The search gave access to financial research, published as a set of PDFs and Excel documents. Users were concerned that they were often unable to find older documents, even when using highly targeted search terms. When searching for regular publications (documents published daily or weekly, using the same title), they were confused to find that these would appear in an apparently scrambled order, rather than ordered by publication date. They were also surprised that searched often returned apparently irrelevant results.
I undertook a study to see if the ranking rules could be improved.
Research was presented as a set of documents held on a server. Metadata relating to these was stored in a database and accessed via an Autonomy search index. Autonomy provides several ranking tools, but one of these was of particular interest: DATEBIAS.
It was clear that publication date was highly important for this content set, with information becoming outdated quite quickly. However, presenting results in purely reverse chronological order was not an option as this exposed the many irrelevant matches that would occur for each query (for example, searching for ‘euro’ might return a document that mentioned the word once, even though the document itself was not primarily about the currency). What was required was a blend of recency and match quality, that balanced how new a document was with how well it matched the query.
DATEBIAS provides a method of ranking documents based on their publication date and its effects can be adjusted at run time by adjusting two factors: the size of the boost (in percent) and the length of time over which it should be applied (specified in days). The degree of boost is applied at a maximum for current documents and falls in a linear way for older documents, reaching zero at the end of the specified period. For example, a setting of 20% over 20 days would boost documents published today by 20%, documents published 10 days ago by 10% and documents published more than 20 days ago would receive no boost.
At the start of the study, the settings imposed a very strong boost over a relatively long period.
One of the challenges when working with search results is that, in reviewing a set of top 10 or 20 documents that are returned, you do not see which documents were not returned. This makes it hard to judge if the process is working well, or if more relevant documents were missed. Using a special URL to extract large numbers of results as XML, I developed a visualisation that showed all documents returned by a given query and how their final rank value was related to their age.
In this visualisation, each dot represents a document; their vertical location represents their final rank value; and the further they are to the right, the more recent they are.

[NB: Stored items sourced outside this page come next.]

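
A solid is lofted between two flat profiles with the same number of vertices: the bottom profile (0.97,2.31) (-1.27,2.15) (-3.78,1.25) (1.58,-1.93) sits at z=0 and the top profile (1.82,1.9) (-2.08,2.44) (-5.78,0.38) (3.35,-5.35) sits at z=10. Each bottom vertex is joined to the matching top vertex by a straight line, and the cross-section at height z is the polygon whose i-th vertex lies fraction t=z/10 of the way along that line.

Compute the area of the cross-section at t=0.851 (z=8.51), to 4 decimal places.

Area at t=0.851: 29.6265

Cross-section at t=0.851: each vertex is (1-t)·p0[i] + t·p1[i].
  v1: (1-0.851)·(0.97,2.31) + 0.851·(1.82,1.9) = (1.6934,1.9611)
  v2: (1-0.851)·(-1.27,2.15) + 0.851·(-2.08,2.44) = (-1.9593,2.3968)
  v3: (1-0.851)·(-3.78,1.25) + 0.851·(-5.78,0.38) = (-5.4820,0.5096)
  v4: (1-0.851)·(1.58,-1.93) + 0.851·(3.35,-5.35) = (3.0863,-4.8404)
Shoelace sum Σ(x_i·y_{i+1} − x_{i+1}·y_i):
  i=1: 1.6934·2.3968 − -1.9593·1.9611 = +7.9010 (running +7.9010)
  i=2: -1.9593·0.5096 − -5.4820·2.3968 = +12.1407 (running +20.0417)
  i=3: -5.4820·-4.8404 − 3.0863·0.5096 = +24.9623 (running +45.0040)
  i=4: 3.0863·1.9611 − 1.6934·-4.8404 = +14.2490 (running +59.2530)
Area = |Σ|/2 = |59.2530|/2 = 29.6265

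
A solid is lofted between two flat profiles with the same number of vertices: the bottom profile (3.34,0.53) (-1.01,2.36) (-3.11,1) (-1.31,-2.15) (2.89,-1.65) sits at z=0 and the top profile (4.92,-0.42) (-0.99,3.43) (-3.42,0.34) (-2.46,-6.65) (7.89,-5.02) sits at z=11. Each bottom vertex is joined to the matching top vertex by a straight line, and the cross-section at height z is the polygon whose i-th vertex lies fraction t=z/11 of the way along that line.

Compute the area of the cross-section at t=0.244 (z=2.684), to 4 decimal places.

Cross-section at t=0.244: each vertex is (1-t)·p0[i] + t·p1[i].
  v1: (1-0.244)·(3.34,0.53) + 0.244·(4.92,-0.42) = (3.7255,0.2982)
  v2: (1-0.244)·(-1.01,2.36) + 0.244·(-0.99,3.43) = (-1.0051,2.6211)
  v3: (1-0.244)·(-3.11,1) + 0.244·(-3.42,0.34) = (-3.1856,0.8390)
  v4: (1-0.244)·(-1.31,-2.15) + 0.244·(-2.46,-6.65) = (-1.5906,-3.2480)
  v5: (1-0.244)·(2.89,-1.65) + 0.244·(7.89,-5.02) = (4.1100,-2.4723)
Shoelace sum Σ(x_i·y_{i+1} − x_{i+1}·y_i):
  i=1: 3.7255·2.6211 − -1.0051·0.2982 = +10.0646 (running +10.0646)
  i=2: -1.0051·0.8390 − -3.1856·2.6211 = +7.5066 (running +17.5712)
  i=3: -3.1856·-3.2480 − -1.5906·0.8390 = +11.6814 (running +29.2526)
  i=4: -1.5906·-2.4723 − 4.1100·-3.2480 = +17.2817 (running +46.5343)
  i=5: 4.1100·0.2982 − 3.7255·-2.4723 = +10.4361 (running +56.9704)
Area = |Σ|/2 = |56.9704|/2 = 28.4852

Area at t=0.244: 28.4852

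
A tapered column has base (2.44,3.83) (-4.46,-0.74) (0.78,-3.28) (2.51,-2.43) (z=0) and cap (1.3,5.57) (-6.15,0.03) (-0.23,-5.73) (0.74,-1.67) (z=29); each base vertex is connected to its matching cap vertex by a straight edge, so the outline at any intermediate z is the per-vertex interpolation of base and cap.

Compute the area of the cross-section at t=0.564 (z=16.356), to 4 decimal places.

Cross-section at t=0.564: each vertex is (1-t)·p0[i] + t·p1[i].
  v1: (1-0.564)·(2.44,3.83) + 0.564·(1.3,5.57) = (1.7970,4.8114)
  v2: (1-0.564)·(-4.46,-0.74) + 0.564·(-6.15,0.03) = (-5.4132,-0.3057)
  v3: (1-0.564)·(0.78,-3.28) + 0.564·(-0.23,-5.73) = (0.2104,-4.6618)
  v4: (1-0.564)·(2.51,-2.43) + 0.564·(0.74,-1.67) = (1.5117,-2.0014)
Shoelace sum Σ(x_i·y_{i+1} − x_{i+1}·y_i):
  i=1: 1.7970·-0.3057 − -5.4132·4.8114 = +25.4953 (running +25.4953)
  i=2: -5.4132·-4.6618 − 0.2104·-0.3057 = +25.2994 (running +50.7947)
  i=3: 0.2104·-2.0014 − 1.5117·-4.6618 = +6.6263 (running +57.4210)
  i=4: 1.5117·4.8114 − 1.7970·-2.0014 = +10.8700 (running +68.2909)
Area = |Σ|/2 = |68.2909|/2 = 34.1455

Area at t=0.564: 34.1455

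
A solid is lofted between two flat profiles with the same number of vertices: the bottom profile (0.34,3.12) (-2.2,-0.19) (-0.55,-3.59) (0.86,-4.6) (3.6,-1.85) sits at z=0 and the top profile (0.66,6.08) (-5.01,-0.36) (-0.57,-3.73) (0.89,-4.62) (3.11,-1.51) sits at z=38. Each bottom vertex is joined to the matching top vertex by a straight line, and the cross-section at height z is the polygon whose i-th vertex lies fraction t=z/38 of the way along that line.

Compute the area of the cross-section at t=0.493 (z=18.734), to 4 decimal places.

Area at t=0.493: 32.6280

Cross-section at t=0.493: each vertex is (1-t)·p0[i] + t·p1[i].
  v1: (1-0.493)·(0.34,3.12) + 0.493·(0.66,6.08) = (0.4978,4.5793)
  v2: (1-0.493)·(-2.2,-0.19) + 0.493·(-5.01,-0.36) = (-3.5853,-0.2738)
  v3: (1-0.493)·(-0.55,-3.59) + 0.493·(-0.57,-3.73) = (-0.5599,-3.6590)
  v4: (1-0.493)·(0.86,-4.6) + 0.493·(0.89,-4.62) = (0.8748,-4.6099)
  v5: (1-0.493)·(3.6,-1.85) + 0.493·(3.11,-1.51) = (3.3584,-1.6824)
Shoelace sum Σ(x_i·y_{i+1} − x_{i+1}·y_i):
  i=1: 0.4978·-0.2738 − -3.5853·4.5793 = +16.2819 (running +16.2819)
  i=2: -3.5853·-3.6590 − -0.5599·-0.2738 = +12.9655 (running +29.2474)
  i=3: -0.5599·-4.6099 − 0.8748·-3.6590 = +5.7818 (running +35.0292)
  i=4: 0.8748·-1.6824 − 3.3584·-4.6099 = +14.0102 (running +49.0394)
  i=5: 3.3584·4.5793 − 0.4978·-1.6824 = +16.2166 (running +65.2560)
Area = |Σ|/2 = |65.2560|/2 = 32.6280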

This visualisation allowed me to examine the effect of different queries; test the effect of datebias and look for optimum settings.
The effect of DATEBIAS can be seen by including the DATEBIAS boost in the value plotted on the vertical axis. The boost has the effect of pushing up the rank value of the newest documents. The five documents with the highest combined rank are highlighted in each case. These would be the top five documents appearing in the search results. The effect of DATEBIAS is clear, causing more recent documents to be selected by pushing them up the vertical axis.

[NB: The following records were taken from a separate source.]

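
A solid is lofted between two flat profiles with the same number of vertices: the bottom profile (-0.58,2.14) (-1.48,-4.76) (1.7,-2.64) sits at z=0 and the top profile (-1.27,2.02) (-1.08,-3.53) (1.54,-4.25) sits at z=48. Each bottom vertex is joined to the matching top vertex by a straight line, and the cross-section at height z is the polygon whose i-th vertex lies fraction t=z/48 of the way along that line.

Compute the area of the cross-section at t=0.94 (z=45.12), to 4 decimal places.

Cross-section at t=0.94: each vertex is (1-t)·p0[i] + t·p1[i].
  v1: (1-0.94)·(-0.58,2.14) + 0.94·(-1.27,2.02) = (-1.2286,2.0272)
  v2: (1-0.94)·(-1.48,-4.76) + 0.94·(-1.08,-3.53) = (-1.1040,-3.6038)
  v3: (1-0.94)·(1.7,-2.64) + 0.94·(1.54,-4.25) = (1.5496,-4.1534)
Shoelace sum Σ(x_i·y_{i+1} − x_{i+1}·y_i):
  i=1: -1.2286·-3.6038 − -1.1040·2.0272 = +6.6657 (running +6.6657)
  i=2: -1.1040·-4.1534 − 1.5496·-3.6038 = +10.1698 (running +16.8355)
  i=3: 1.5496·2.0272 − -1.2286·-4.1534 = -1.9615 (running +14.8739)
Area = |Σ|/2 = |14.8739|/2 = 7.4370

Area at t=0.94: 7.4370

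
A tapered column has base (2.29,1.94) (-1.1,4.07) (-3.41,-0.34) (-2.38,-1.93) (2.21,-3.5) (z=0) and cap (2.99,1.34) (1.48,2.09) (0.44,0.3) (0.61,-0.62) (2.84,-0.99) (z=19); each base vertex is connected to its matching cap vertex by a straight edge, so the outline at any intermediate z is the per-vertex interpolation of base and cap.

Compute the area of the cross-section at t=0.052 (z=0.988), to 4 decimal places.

Cross-section at t=0.052: each vertex is (1-t)·p0[i] + t·p1[i].
  v1: (1-0.052)·(2.29,1.94) + 0.052·(2.99,1.34) = (2.3264,1.9088)
  v2: (1-0.052)·(-1.1,4.07) + 0.052·(1.48,2.09) = (-0.9658,3.9670)
  v3: (1-0.052)·(-3.41,-0.34) + 0.052·(0.44,0.3) = (-3.2098,-0.3067)
  v4: (1-0.052)·(-2.38,-1.93) + 0.052·(0.61,-0.62) = (-2.2245,-1.8619)
  v5: (1-0.052)·(2.21,-3.5) + 0.052·(2.84,-0.99) = (2.2428,-3.3695)
Shoelace sum Σ(x_i·y_{i+1} − x_{i+1}·y_i):
  i=1: 2.3264·3.9670 − -0.9658·1.9088 = +11.0725 (running +11.0725)
  i=2: -0.9658·-0.3067 − -3.2098·3.9670 = +13.0296 (running +24.1022)
  i=3: -3.2098·-1.8619 − -2.2245·-0.3067 = +5.2940 (running +29.3961)
  i=4: -2.2245·-3.3695 − 2.2428·-1.8619 = +11.6712 (running +41.0673)
  i=5: 2.2428·1.9088 − 2.3264·-3.3695 = +12.1197 (running +53.1871)
Area = |Σ|/2 = |53.1871|/2 = 26.5935

Area at t=0.052: 26.5935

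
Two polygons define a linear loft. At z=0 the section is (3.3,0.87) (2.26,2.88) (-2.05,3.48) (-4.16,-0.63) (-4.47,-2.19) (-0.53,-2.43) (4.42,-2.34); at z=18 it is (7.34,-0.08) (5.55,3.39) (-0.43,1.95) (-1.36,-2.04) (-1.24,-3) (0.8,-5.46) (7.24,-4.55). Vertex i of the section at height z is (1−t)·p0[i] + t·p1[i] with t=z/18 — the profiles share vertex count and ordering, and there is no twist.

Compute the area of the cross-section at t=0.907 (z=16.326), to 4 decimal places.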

Whilst this plot is useful for understanding the effect of DATEBIAS, it is less helpful in finding the best settings, because it obscures the match quality of the documents that are affected by the DATEBIAS.
In these charts, the vertical axis shows only the match quality, but the highlighted dots represent the top five documents according to the combined rank, as before.

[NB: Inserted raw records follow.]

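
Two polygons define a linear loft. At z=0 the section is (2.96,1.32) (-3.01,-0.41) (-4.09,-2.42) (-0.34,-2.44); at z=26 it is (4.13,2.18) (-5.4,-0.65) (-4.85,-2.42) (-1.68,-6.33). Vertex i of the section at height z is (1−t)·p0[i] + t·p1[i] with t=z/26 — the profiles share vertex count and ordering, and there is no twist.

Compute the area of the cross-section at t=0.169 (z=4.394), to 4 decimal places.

Area at t=0.169: 15.2935

Cross-section at t=0.169: each vertex is (1-t)·p0[i] + t·p1[i].
  v1: (1-0.169)·(2.96,1.32) + 0.169·(4.13,2.18) = (3.1577,1.4653)
  v2: (1-0.169)·(-3.01,-0.41) + 0.169·(-5.4,-0.65) = (-3.4139,-0.4506)
  v3: (1-0.169)·(-4.09,-2.42) + 0.169·(-4.85,-2.42) = (-4.2184,-2.4200)
  v4: (1-0.169)·(-0.34,-2.44) + 0.169·(-1.68,-6.33) = (-0.5665,-3.0974)
Shoelace sum Σ(x_i·y_{i+1} − x_{i+1}·y_i):
  i=1: 3.1577·-0.4506 − -3.4139·1.4653 = +3.5798 (running +3.5798)
  i=2: -3.4139·-2.4200 − -4.2184·-0.4506 = +6.3610 (running +9.9408)
  i=3: -4.2184·-3.0974 − -0.5665·-2.4200 = +11.6954 (running +21.6362)
  i=4: -0.5665·1.4653 − 3.1577·-3.0974 = +8.9507 (running +30.5869)
Area = |Σ|/2 = |30.5869|/2 = 15.2935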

The top image represents the case when no DATEBIAS is applied: as before the top documents are good matches, but drawn from a wide range of dates, which doesn’t make sense for this type of search. The middle image shows the effect of applying a very strong DATEBIAS over a short period – recent documents are returned at the top of the results, but this includes documents that were not a good match for the query. This is unhelpful.
The bottom image represents the ideal combination – only good matches are returned, but they are also recent in date.
Finding the Best Settings
Whilst it would be possible to tweak the boost and date settings and try to uncover the best combination by trial and error, I wanted to find a way of testing a large set of possible combinations against a number of different queries to see if an optimum setting could be found.
To do this, I built a VBA tool to automate the analysis. It extracted XML from the server for 10 different queries in one go. Using this I was able to test 48 different DATEBIAS configurations. In order to assess the quality of the results returned in each case, I developed a scoring system, which would allow a single effectiveness score to be derived for each DATEBIAS combination. This worked by analysing the position of the top ten results relative to the rest.
Good results were considered to be those that maximised the product of Q and R – essentially finding the documents that were as far to the top and right of the scatter plot as possible.
This score accorded well with subjective experience of good results.
The scores for the 48 different combinations of Boost and Date Range were plotted on a 3d surface chart in order to find the best settings. It revealed that the optimum settings used a very low level of Boost, spread over a long period of time, which ran counter to initial expectations when the study began.
The objective nature of this process gave business stakeholders the confidence to prioritise the implementation of the changes, resulting in an immediate improvement in the quality of results delivered to users.